It began with Kendra James in 2003. In 2004, James Jahar Perez. In 2005, Vernon Allen. The new millennium brought with it a near-annual trend of African Americans dying at the hands of Portland police. And as the officers involved were consistently let off the hook by local grand juries, anger and heartbreak grew among Portland’s Black community. This frustration reached a tipping point in January 2010, when Aaron Campbell, an unarmed, suicidal Black man, was shot and killed by Portland police. No officers faced criminal charges.

“We then realized we were never going to get justice for these killings in Portland,” recalls JoAnn Hardesty, one of many who called for police reform immediately after Campbell’s death.

That’s why, in early 2010, members of Portland’s African American community requested a federal investigation into how Portland police officers treat the city’s Black residents. While the Civil Rights Division of the US Department of Justice (DOJ) responded to their call, months of research and interviews led investigators to a somewhat different conclusion—that the Portland Police Bureau (PPB) regularly uses unreasonable force when interacting with those suffering from mental illness. It appeared racial injustice at the hands of PPB was no longer up for discussion.

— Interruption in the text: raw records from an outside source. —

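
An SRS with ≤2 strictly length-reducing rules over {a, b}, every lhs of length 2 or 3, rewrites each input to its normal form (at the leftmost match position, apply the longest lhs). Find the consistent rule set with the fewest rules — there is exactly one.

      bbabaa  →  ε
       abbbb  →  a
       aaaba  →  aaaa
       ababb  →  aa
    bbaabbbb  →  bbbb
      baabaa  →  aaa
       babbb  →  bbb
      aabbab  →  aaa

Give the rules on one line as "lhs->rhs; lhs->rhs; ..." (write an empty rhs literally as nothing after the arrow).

ab->a; ba->

  | bbabaa => bbaa => ba => ε
  | abbbb => abbb => abb => ab => a
  | aaaba => aaaa
  | ababb => aabb => aab => aa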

Now—eight years later—the local conversation around police reform has all but erased Black lives from its narrative.

What happened?

Hardesty recalls the explanation given to her in 2012 by Tom Perez, the then-Assistant Attorney General for Civil Rights who oversaw the feds’ investigation. According to Hardesty, Perez said it would be difficult to bring a racial bias case to the US Supreme Court without obvious evidence of intent. Which, he argued, didn’t exist in Portland’s case. Perez also said that federal investigators solely examine a 12-month period—a period that, in this case, included a high number of officer shootings involving people in mental health crises.

“I did not find these answers sufficient,” Hardesty told me. “It was a bait and switch. It went from investigating African American deaths to putting police on the front lines of a mental health crisis.”

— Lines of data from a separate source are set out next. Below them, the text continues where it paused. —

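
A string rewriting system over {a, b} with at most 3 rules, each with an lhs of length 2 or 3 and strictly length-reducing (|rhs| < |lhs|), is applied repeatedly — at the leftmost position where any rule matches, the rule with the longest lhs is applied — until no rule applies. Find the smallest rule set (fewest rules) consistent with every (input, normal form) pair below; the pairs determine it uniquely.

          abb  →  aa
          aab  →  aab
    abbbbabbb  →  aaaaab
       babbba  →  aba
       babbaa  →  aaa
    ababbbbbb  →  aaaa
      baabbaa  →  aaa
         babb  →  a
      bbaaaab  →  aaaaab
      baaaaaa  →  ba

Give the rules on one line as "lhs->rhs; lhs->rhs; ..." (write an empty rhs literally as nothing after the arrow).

baa->ba; bab->b; bb->a

  | abb => aa
  | aab
  | abbbbabbb => aabbabbb => aaaabbb => aaaaab
  | babbba => bbba => aba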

Last week, the city met with DOJ lawyers before a federal judge to show how its police force has improved since 2012. During public testimony, Hardesty railed against the DOJ and PPB for ignoring the initial reason the feds came to town, calling the settlement agreement reached between both parties a “colossal failure.”

According to Reverend LeRoy Haynes, who also testified at the meeting, the shift in the DOJ’s focus was based on the complexity of the case. Haynes is a founding member of the Albina Ministerial Alliance Coalition for Justice and Police Reform (AMAC), one of the organizations that initially called for DOJ intervention.

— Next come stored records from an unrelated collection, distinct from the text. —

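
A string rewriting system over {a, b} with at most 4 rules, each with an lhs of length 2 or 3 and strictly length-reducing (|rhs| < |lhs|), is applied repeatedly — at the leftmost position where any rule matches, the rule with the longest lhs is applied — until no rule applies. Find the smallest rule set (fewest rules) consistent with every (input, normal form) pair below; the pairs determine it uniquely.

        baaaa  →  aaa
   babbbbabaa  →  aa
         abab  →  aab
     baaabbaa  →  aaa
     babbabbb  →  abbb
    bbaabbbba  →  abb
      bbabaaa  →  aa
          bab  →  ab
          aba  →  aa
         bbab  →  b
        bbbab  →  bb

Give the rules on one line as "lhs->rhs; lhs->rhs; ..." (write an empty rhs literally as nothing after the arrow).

ba->a; baa->a; bba->

  | baaaa => aaa
  | babbbbabaa => abbbbabaa => abbbaa => aba => aa
  | abab => aab
  | baaabbaa => aabbaa => aaa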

“The emphasis should have been on racial justice from the beginning,” says Hayes, noting that only six percent of Portlanders identify as African American. He believes the DOJ thought tackling police reform from a mental health angle would be a “much easier” task than unpacking systemic racism within PPB.

In some cases, this shift in the DOJ’s focus has made members of the African American community feel as if they’ve been unfairly pitted against mental health advocates.

But so few of these cases are that clear-cut. In many incidents where officers use excessive force, the target is both African American and suffering from a mental health crisis. Such was the case with Aaron Campbell.

At least seven African Americans have been shot by Portland police since Campbell’s death in 2010. Four of them have died.

As the city trudges forward with new reforms to hold its police force accountable, it’s important to remember what sparked this overhaul in the first place: race. Until PPB confronts this unaddressed piece of the story, the city’s settlement with the feds won’t ever truly be resolved.